So, I scared myself so badly last night I had trouble sleeping. I was looking at the registration site for panam, planning what classes to register for (I wasn’t able to register until today). And looked at my finacial aid info. It said that I didn’t qualify for aid next year. I freaked out a little bit. I started trying to figure out what I’m supposed to do, etc. and when I went to bed I couldn’t shut my brain off. So, I woke up earlier than usual this morning so that I’d have a better chance of getting the classes I want. Feeling less than rested, I went to the panam website and as I was adding my classes and stuff, I decided, on a whim, to check the finaid page again. This time, I read the fine print. I forgot that because I dropped a class last semester I was deficient in hours for a pell grant and that after I complete this semester it’ll be taken care of. Talk about a load off my mind! I feel almost as good as I did yesterday after seeing my advisor. Yay!
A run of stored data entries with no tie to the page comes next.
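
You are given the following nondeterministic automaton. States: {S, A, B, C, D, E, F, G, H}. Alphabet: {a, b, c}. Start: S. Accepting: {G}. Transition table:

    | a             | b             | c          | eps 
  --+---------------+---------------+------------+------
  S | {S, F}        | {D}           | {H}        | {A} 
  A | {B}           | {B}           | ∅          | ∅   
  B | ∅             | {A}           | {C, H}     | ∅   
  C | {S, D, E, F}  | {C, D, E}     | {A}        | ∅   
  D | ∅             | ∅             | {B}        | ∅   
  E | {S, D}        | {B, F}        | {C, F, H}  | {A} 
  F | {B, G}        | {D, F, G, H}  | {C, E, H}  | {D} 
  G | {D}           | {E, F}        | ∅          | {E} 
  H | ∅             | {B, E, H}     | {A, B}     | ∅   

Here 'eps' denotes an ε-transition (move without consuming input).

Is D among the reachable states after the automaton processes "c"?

No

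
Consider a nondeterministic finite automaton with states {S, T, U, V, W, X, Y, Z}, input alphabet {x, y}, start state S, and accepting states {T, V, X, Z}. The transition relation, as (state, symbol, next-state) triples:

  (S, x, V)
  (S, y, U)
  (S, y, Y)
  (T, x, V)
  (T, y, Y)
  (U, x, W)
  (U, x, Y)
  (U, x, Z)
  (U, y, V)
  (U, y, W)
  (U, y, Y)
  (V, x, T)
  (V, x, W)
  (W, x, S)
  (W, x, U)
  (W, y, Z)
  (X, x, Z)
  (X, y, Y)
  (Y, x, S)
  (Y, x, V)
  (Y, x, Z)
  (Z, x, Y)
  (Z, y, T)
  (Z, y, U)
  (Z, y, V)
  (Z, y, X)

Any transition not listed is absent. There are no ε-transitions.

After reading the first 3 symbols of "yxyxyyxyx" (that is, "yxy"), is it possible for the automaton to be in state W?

No

Start in {S}.
Read 'y': {S} → {U, Y}.
Read 'x': {U, Y} → {S, V, W, Y, Z}.
Read 'y': {S, V, W, Y, Z} → {T, U, V, X, Y, Z}.
State W is not in {T, U, V, X, Y, Z}.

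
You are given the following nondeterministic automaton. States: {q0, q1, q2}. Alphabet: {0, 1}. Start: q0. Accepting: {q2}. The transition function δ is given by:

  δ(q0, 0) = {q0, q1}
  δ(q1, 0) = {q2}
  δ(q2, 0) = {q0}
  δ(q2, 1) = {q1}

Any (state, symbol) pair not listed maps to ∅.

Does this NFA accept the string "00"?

Start in {q0}.
Read '0': q0→{q0, q1}; now {q0, q1}.
Read '0': q0→{q0, q1}, q1→{q2}; now {q0, q1, q2}.
The final set {q0, q1, q2} contains the accepting state q2.

Yes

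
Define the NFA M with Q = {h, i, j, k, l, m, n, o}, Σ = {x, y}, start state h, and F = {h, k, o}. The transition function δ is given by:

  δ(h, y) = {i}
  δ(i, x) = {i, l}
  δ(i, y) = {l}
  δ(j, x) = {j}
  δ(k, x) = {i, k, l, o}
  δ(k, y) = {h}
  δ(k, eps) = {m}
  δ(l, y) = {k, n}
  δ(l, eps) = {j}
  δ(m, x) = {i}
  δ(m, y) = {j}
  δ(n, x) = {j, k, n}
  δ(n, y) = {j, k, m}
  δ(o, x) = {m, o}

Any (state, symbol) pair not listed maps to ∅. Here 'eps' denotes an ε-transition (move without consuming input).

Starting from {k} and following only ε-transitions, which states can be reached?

{k, m}

Begin with {k}.
ε-move k → m; add m.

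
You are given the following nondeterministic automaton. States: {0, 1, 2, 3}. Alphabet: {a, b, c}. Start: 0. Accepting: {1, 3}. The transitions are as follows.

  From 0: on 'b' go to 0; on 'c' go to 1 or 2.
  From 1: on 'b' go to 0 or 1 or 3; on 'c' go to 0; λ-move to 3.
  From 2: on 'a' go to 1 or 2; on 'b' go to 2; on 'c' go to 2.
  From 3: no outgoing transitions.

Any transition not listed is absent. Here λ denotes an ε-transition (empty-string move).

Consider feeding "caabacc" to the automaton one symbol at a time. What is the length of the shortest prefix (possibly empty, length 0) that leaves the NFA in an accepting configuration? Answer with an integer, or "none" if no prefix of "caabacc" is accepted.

1

Start in {0}.
Read 'c': 0→{1, 2}; union {1, 2}; ε-closure = {1, 2, 3}.
None of the earlier sets intersect F, but {1, 2, 3} does.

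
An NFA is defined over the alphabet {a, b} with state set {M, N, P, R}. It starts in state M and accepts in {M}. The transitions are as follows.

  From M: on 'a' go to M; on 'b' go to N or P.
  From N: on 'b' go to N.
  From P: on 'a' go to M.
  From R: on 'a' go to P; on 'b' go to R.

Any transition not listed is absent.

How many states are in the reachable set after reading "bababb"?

1

Start in {M}.
Read 'b': {M} → {N, P}.
Read 'a': {N, P} → {M}.
Read 'b': {M} → {N, P}.
Read 'a': {N, P} → {M}.
Read 'b': {M} → {N, P}.
Read 'b': {N, P} → {N}.
That set has 1 state.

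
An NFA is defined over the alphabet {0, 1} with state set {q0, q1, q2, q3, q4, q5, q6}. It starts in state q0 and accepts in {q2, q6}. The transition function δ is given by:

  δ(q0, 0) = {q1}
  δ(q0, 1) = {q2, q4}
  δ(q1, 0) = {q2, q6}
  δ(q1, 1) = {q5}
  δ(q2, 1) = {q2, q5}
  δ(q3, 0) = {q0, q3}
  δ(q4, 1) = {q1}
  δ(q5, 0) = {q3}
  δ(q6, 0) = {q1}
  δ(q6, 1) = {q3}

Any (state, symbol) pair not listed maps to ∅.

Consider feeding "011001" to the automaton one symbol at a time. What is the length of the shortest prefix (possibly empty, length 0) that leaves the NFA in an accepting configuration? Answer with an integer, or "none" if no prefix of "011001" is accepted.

none

Start in {q0}.
Read '0': q0→{q1}; now {q1}.
Read '1': q1→{q5}; now {q5}.
Read '1': q5→∅; now ∅.
The set is empty and remains empty for the remaining 3 symbols.
No reachable set along the way intersects F.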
So, it’s decided. I’ll finish up in the fall (I don’t get any grants for summer and I really don’t want any loans) and graduate in Dec. As Aaron said, finally, the light at the end of a long tunnel. I just need to buckle down and not lose my bearings these last few classes. That would suck!
*WARNING* RANT AHEAD!
On another school related note… I had an exam this morning in brit. lit. It’s the same class I complained about on xanga. The class is fifty minutes long and he wanted a “well thought out, 500 – 600 word essay in addition to a (thankfully) short multiple choice section. The essay prompt was so specific and convelouted, he had to take ten minutes at the beginning of class to explain it! Even then, it still didn’t make sense. I think most people just wrote whatever. I know I did. ::sigh:: What runs through professor’s heads when they pull stuff like that?